Initiative 59 was pretty basic; it gave individuals the right to use marijuana for medical purposes. By contrast, a bill (B18-622) that will come before the D.C. Council on Tuesday, with a vote scheduled for next month, would set up a strict regulatory structure that aims to guard against the problems experienced by some of the 14 other jurisdictions that allow marijuana use for individuals debilitated by illnesses such as cancer or multiple sclerosis. Key to that effort are strict registration requirements for patients, caregivers, dispensaries and cultivation centers. In addition, the bill caps the number of dispensaries at five and limits the quantity of marijuana that can be prescribed each month, making the proposal one of the most restrictive in the country.

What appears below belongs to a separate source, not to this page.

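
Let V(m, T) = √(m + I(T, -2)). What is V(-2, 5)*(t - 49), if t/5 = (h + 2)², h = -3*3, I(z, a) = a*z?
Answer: 392*I*√3 ≈ 678.96*I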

Council member David A. Catania (I-At Large), chair of the council's health committee and the bill's lead sponsor, is right to want to prevent abuses that occurred in places such as California, where medical marijuana has become a euphemism for recreational drug use. There, dispensaries are akin to marijuana cafes and people with complaints as minor as back pain caused by wearing high heels qualify for use. "I want this to be professional and orderly and evidence-based," said Mr. Catania, mindful that anything less could invite renewed congressional intervention.

If the proposal is approved, critical details will need to be worked out in its implementation, such as who will be allowed to grow and distribute the drug. It's commendable that particular attention is paid to the dangers of drug interaction and the need for proper education of consumers. If society wants to legalize marijuana for all, it should do so explicitly. Until then, council members are on the right track in formulating a program that meets the legitimate needs of the chronically ill but guards against those who just want permission to get high.